Experience of a Highly Educated Mulatto

DuBois tells in this book how he first came to realise that he was really a Negro. He was a boy in school near his home in Massachusetts.

“Something,” he writes, “put it into the boys’ and girls’ heads to buy gorgeous visiting cards—ten cents a package—and exchange. The exchange was merry, till one girl, a tall newcomer, refused my card—refused it peremptorily, with a glance. Then it dawned upon me with a certain suddenness that I was different from the others; or like, mayhap, in heart and life and longing, but shut out from their world by a vast veil. I had thereafter no desire to tear down that veil, to creep through; I held all beyond it in common contempt, and lived above it in a region of blue sky and great wandering shadows. That sky was bluest when I could beat my mates at examination time, or beat them at a foot-race, or even beat their stringy heads. Alas, with the years all this fine contempt began to fade; for the worlds I longed for, and all their dazzling opportunities, were theirs not mine.... With other black boys the strife was not so fiercely sunny; their youth shrunk into tasteless sycophancy or into silent hatred of the pale world about them and mocking distrust of everything white; or wasted itself in a bitter cry, Why did God make me an outcast and a stranger in mine own house? The shades of the prison-house closed round about us all: walls strait and stubborn to the whitest, but relentlessly narrow, tall and unscalable to sons of night who must plod darkly on in resignation, or beat unavailing palms against the stone, or steadily, half-hopelessly, watch the streak of blue above.”
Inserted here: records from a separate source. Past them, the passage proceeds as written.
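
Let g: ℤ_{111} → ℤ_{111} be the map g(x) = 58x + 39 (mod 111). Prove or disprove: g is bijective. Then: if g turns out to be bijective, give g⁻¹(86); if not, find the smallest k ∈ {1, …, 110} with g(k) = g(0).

If g(a) = g(b), then 58a ≡ 58b (mod 111). Because gcd(58, 111) = 1, we may cancel 58 to get a ≡ b (mod 111).
We now compute 58⁻¹ mod 111 explicitly. Euclid's algorithm: 111 = 1·58 + 53, 58 = 1·53 + 5, 53 = 10·5 + 3, 5 = 1·3 + 2, 3 = 1·2 + 1; back-substituting gives 1 = 67·58 − 35·111, so 58⁻¹ ≡ 67 (mod 111).
Then y ↦ 67(y − 39) is a two-sided inverse to g, so every y ∈ ℤ_{111} has a preimage.
Hence g is bijective.
Since g is bijective, we find g⁻¹(86): we need 58x ≡ 86 − 39 ≡ 47 (mod 111). Using 58⁻¹ = 67: x ≡ 67·47 = 3149 = 28·111 + 41, so x = 41.
Check: g(41) = 58·41 + 39 = 2417 = 21·111 + 86 ≡ 86 (mod 111).

41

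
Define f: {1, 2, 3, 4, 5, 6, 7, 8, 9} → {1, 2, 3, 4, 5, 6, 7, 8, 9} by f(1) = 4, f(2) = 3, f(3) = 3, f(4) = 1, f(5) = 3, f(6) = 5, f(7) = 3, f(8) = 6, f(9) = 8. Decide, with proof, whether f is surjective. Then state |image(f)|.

6

No element maps to 2, so f is not surjective.
The image of f is {1, 3, 4, 5, 6, 8}, which has 6 elements.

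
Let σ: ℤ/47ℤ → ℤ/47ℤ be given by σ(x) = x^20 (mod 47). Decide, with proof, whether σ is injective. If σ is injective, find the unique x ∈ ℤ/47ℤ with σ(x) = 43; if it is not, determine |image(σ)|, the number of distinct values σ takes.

σ(23): Repeated squaring mod 47: 23^1 ≡ 23, 23^2 ≡ 23² = 529 ≡ 12, 23^4 ≡ 12² = 144 ≡ 3, 23^8 ≡ 3² = 9, 23^16 ≡ 9² = 81 ≡ 34. Since 20 = 16 + 4, 23^20 ≡ 34·3: 34·3 = 102 ≡ 8. So 23^20 ≡ 8 (mod 47).
σ(24): Repeated squaring mod 47: 24^1 ≡ 24, 24^2 ≡ 24² = 576 ≡ 12, 24^4 ≡ 12² = 144 ≡ 3, 24^8 ≡ 3² = 9, 24^16 ≡ 9² = 81 ≡ 34. Since 20 = 16 + 4, 24^20 ≡ 34·3: 34·3 = 102 ≡ 8. So 24^20 ≡ 8 (mod 47).
So σ(23) = σ(24) = 8 while 23 ≠ 24, so σ is not injective.
Since σ is not injective, we determine |image(σ)|. Computing x^20 mod 47 for each x (by repeated squaring, reducing mod 47 at every step), the values σ(0), σ(1), …, σ(46) are: 0, 1, 6, 7, 36, 3, 42, 37, 28, 2, 18, 25, 17, 4, 34, 21, 27, 32, 12, 16, 14, 24, 9, 8, 8, 9, 24, 14, 16, 12, 32, 27, 21, 34, 4, 17, 25, 18, 2, 28, 37, 42, 3, 36, 7, 6, 1.
The distinct values are {0, 1, 2, 3, 4, 6, 7, 8, 9, 12, 14, 16, 17, 18, 21, 24, 25, 27, 28, 32, 34, 36, 37, 42}; there are 24 of them.

24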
If space permitted I could tell many stories illustrative of the daily tragedy which many mulattoes are meeting in this country, struggles that are none the less tragic for being inarticulate. Here is a letter which I received not long ago from a mulatto professor in a Western Negro college:

“I wonder how you will treat that point to which you have thus far only referred in your studies, ‘Where does the colour line really begin?’ What is to become of that large class of which I am a part, that class which is neither white nor black and yet both? There are millions of us who have the blood of both races, and, if heredity means anything, who have the traditions, feelings, and passions of both. Yet we are black in name, in law, in station, in everything save face and figure, despite the overwhelming white blood. And why? Certainly not because we have to be. America is a big country: it is easy to get lost, even in a neighbouring state. Some of us do, and the process has been going on so long in certain large cities of the North until we cease to think about it. But the majority of us stay and live and work out our destiny among the people into whom we were born, living ofttimes side by side with our white brothers and sisters. When I go back to Atlanta after an absence of two years, I can, if I wish, go back in a Pullman, go out of the main entrance of the station, get my dinner at the Piedmont Hotel, and when I am tired of being Mr. Hyde, I can stroll down Auburn Avenue with my friends in the full glory of Dr. Jekyll. As a matter of fact I shall doubtless avail myself of the privilege of a sleeper, sneak out the side entrance, get on the last seat of the car, despite the conductor’s remonstrance, go on to my friends at once and be myself all the time I am there. I wouldn’t be a white man if I had to. I want to be black. I want to love those who love me. I want to help those who need my help. And I know hundreds just like me: I know others who are not.

“I wonder if you can decide: ‘Where does the colour line really—end?’”

A Negro Who Lived First as a White Man, Then as a Negro

When I was in Philadelphia I met an intelligent Negro named A. L. Manley, who is at present the janitor of a large apartment house. He has been connected with the good-government movement in Philadelphia, being the leader of a club of coloured men who have supported the reform party. When I first met him I should not have known him for a Negro, he is so white. His white grandfather was a famous governor of North Carolina—Charles Manley. He was educated at Wilmington, N. C., and at Hampton Institute. For a time he published a Negro newspaper at Wilmington, but during the race riot in that city a number of years ago he was driven out and his property was destroyed, his office being burned to the ground. After a year or two in Washington he came to Philadelphia, where he endeavoured to get work at his trade as a painter and decorator, but the moment he informed employers that he was a coloured man they refused to hire him—usually excusing themselves on the ground that union labour would refuse to work with him.

“So I tried being white,” he said: “that is, I did not reveal the fact that I had coloured blood, and I immediately got work in some of the best shops in Philadelphia. I joined the union and had no trouble at all.”

But during all this time he had to live, as he says, “the life of a sneak.” He had to sneak out of his home in the morning and return to it only after nightfall, lest someone discover that his family (he has a wife and two children) was coloured.